Travel and immigration ground to a halt in 2020, as countries tried to curb the COVID-19 pandemic with strict restrictions on mobility. From mid-March of 2020 and late February this year, more than 100,000 restrictions on movement were issued worldwide. Global tourism hit a historic low in 2020, with a billion fewer international arrivals than in 2019. The global travel and tourism sector lost nearly $4.5 trillion.
Digital nomad visas allow holders to live in a country while working a job based abroad. Most countries require applicants to meet a certain monthly income threshold, to have proof of health insurance, and to test negative for COVID-19. The requirements are otherwise sparse, and most of the programs let visa holders remain in the country for up to a year.
In places that haven’t enacted digital nomad visa programs, workers are limited to tourist visas that prevent stays longer than a few months. Living somewhere long-term while maintaining employment abroad often requires company sponsorship and complicated bureaucratic processing.
While several preexisting visa programs are devoted to self-employed people and those who can live off passive income, digital nomad visas apply to a much broader population. Somewhat paradoxically, most of them were launched during the pandemic, even as governments were imposing the harshest restrictions on international movement in recent history. Even under these conditions, many officials realize that foreign visitors are good for economic recovery.
Estonia began developing its digital nomad visa program in 2018, and it started taking applications last August. Around 20 other countries and territories have rolled out similar schemes. Thailand and Indonesia, already top destinations for off-the-books digital nomads, are in a slow race to become the first Asian country to roll out a program for remote workers.

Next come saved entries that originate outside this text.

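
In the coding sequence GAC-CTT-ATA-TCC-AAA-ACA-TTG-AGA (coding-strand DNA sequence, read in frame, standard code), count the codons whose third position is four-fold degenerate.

Codon 1 GAC (Asp): third position 2-fold.
Codon 2 CTT (Leu): third position 4-fold.
Codon 3 ATA (Ile): third position 3-fold.
Codon 4 TCC (Ser): third position 4-fold.
Codon 5 AAA (Lys): third position 2-fold.
Codon 6 ACA (Thr): third position 4-fold.
Codon 7 TTG (Leu): third position 2-fold.
Codon 8 AGA (Arg): third position 2-fold.
Four-fold degenerate third positions: 3.

3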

The demand is clearly there. When Barbados launched its year-long “Welcome Stamp” visa last June, it received more than 1,000 applications in its first week. Georgia received 2,000 applications to its year-long remote work program from August to January.
Croatia adopted its digital nomad program thanks to the Dutch entrepreneur Jan de Jong, who pitched the idea to Prime Minister Andrej Plenković in an open letter on LinkedIn. De Jong, who has lived in Croatia for over a decade, was invited to meet with Plenković and the Ministry of the Interior shortly after posting his appeal.
De Jong tells Reason that politicians “right away showed full understanding of how big of an opportunity this was for Croatia.” He built much of his case around the wealth digital nomads bring to a country: “The average monthly salary in Croatia is EUR 905. So, basically, every digital nomad that comes to Croatia is considered to be a high-spending temporary citizen of Croatia.” With those people comes “a nice influx of new revenues.”
Welcome as that revenue is, de Jong thinks it may be “even more important” that “digital nomads will be bringing their experience and mindset with them.” Over the past 10 to 15 years, half a million young people have left the country. “By welcoming digital nomads,” de Jong says, “we wish to reverse the brain-drain.” In that way, digital nomad visas can offer both short-term relief for pandemic-era strain and long-term benefits for countries struggling to attract talent.
The digital nomad visa market is sufficiently saturated that countries are advertising unique benefits to attract workers interested in relocating. The Croatian visa program has a lower income threshold than Barbados and Estonia, gives digital nomads the opportunity to buy private health insurance, and does not collect income tax during the 12-month visa period. Barbados, Cape Verde, and Georgia also exempt digital nomads from income taxation. Dominica offers duty-free goods and discounts from service providers. Dubai provides the COVID-19 vaccine to visa holders free of charge.
With many restrictions on global movement still in place, travelers may not be as interested as usual in shorter trips. But longer-term nomadism, de Jong predicts, will “recover faster and sooner.”
Border reopening goalposts have been pushed back again and again, and it’s easy to fear that these restrictions on movement will outlast the pandemic. But the growing popularity of digital nomad visas bodes well for the long-term health of international mobility. Travelers bring talent and resources with them, and officials adopting this idea understand the goodness of that.